Take a backup of existing self signed certificate (optional)

Before proceeding to install the new certificate, take a backup of the existing certificate and key file. Bitnami will ship one self-signed certificate along every installations.

$ sudo mv /opt/bitnami/apache2/conf/server.crt /opt/bitnami/apache2/conf/server.crt.backup

$ sudo mv /opt/bitnami/apache2/conf/server.key /opt/bitnami/apache2/conf/server.key.backup

Configure The Web Server To Use The Let’s Encrypt Certificate

Link the new SSL certificate and certificate key file to the correct locations. Update the file permissions to make them readable by the root user only.
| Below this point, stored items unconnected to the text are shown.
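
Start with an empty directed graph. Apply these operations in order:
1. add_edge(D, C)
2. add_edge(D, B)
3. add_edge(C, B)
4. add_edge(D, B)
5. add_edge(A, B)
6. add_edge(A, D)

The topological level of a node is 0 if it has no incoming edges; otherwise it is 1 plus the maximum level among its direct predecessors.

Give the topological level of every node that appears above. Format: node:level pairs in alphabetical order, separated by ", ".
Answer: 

Answer: A:0, B:3, C:2, D:1

Derivation:
Op 1: add_edge(D, C). Edges now: 1
Op 2: add_edge(D, B). Edges now: 2
Op 3: add_edge(C, B). Edges now: 3
Op 4: add_edge(D, B) (duplicate, no change). Edges now: 3
Op 5: add_edge(A, B). Edges now: 4
Op 6: add_edge(A, D). Edges now: 5
Compute levels (Kahn BFS):
  sources (in-degree 0): A
  process A: level=0
    A->B: in-degree(B)=2, level(B)>=1
    A->D: in-degree(D)=0, level(D)=1, enqueue
  process D: level=1
    D->B: in-degree(B)=1, level(B)>=2
    D->C: in-degree(C)=0, level(C)=2, enqueue
  process C: level=2
    C->B: in-degree(B)=0, level(B)=3, enqueue
  process B: level=3
All levels: A:0, B:3, C:2, D:1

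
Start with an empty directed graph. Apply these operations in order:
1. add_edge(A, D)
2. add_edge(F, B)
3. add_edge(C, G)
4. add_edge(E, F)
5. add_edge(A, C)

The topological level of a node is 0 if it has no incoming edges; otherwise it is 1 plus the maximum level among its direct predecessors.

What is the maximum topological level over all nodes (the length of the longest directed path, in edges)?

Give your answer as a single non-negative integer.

Op 1: add_edge(A, D). Edges now: 1
Op 2: add_edge(F, B). Edges now: 2
Op 3: add_edge(C, G). Edges now: 3
Op 4: add_edge(E, F). Edges now: 4
Op 5: add_edge(A, C). Edges now: 5
Compute levels (Kahn BFS):
  sources (in-degree 0): A, E
  process A: level=0
    A->C: in-degree(C)=0, level(C)=1, enqueue
    A->D: in-degree(D)=0, level(D)=1, enqueue
  process E: level=0
    E->F: in-degree(F)=0, level(F)=1, enqueue
  process C: level=1
    C->G: in-degree(G)=0, level(G)=2, enqueue
  process D: level=1
  process F: level=1
    F->B: in-degree(B)=0, level(B)=2, enqueue
  process G: level=2
  process B: level=2
All levels: A:0, B:2, C:1, D:1, E:0, F:1, G:2
max level = 2

Answer: 2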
Remember to replace the “example.com” placeholder with your actual domain name.

1. Link SSL certificate and key file

$ sudo ln -s /etc/letsencrypt/live/example.com/fullchain.pem /opt/bitnami/apache2/conf/server.crt
$ sudo ln -s /etc/letsencrypt/live/example.com/privkey.pem  /opt/bitnami/apache2/conf/server.key

2. Fix file permissions

$ sudo chown -R bitnami:daemon /etc/letsencrypt
$ sudo find /etc/letsencrypt -type d -exec chmod 0775 {} \;
$ sudo find /etc/letsencrypt -type f -exec chmod 0664 {} \;

3. Make certificates to be readable by the root user only

$ sudo chown root:root /opt/bitnami/apache2/conf/server*
$ sudo chmod 600 /opt/bitnami/apache2/conf/server*

Restart Apache web server

We have installed the SSL certificate and now lets restart our web server.

$ sudo /opt/bitnami/ctlscript.sh restart apache

Force HTTPS redirection

We can now configure Apache to force redirect all incoming http requests to https. Add the following lines to file: /opt/bitnami/apache2/conf/bitnami/bitnami.conf

<VirtualHost _default_:80>
.
.
 RewriteEngine On
 RewriteCond %{HTTPS} !=on
 RewriteRule ^/(.*) https://%{SERVER_NAME}/$1 [R,L]
.
.
</VirtualHost>

Auto-renew your SSL certificates

Let’s encrypt certificates has a validity of 90 days only. We need to renew it manually before its expiry. To get rid of this head ache, lets setup an auto-renew script using a cron task.

Edit crontab file

$ sudo crontab -e

At the bottom of your crontab file, you will enter a script which will tell your server to check for certificate renewals once per week, and to automatically renew the certificates if they are about to expire.

47 05,17 * * * sudo certbot renew && sudo /opt/bitnami/ctlscript.sh restart

Congratulations! You’ve successfully installed and configured your Let’s Encrypt SSL certificates.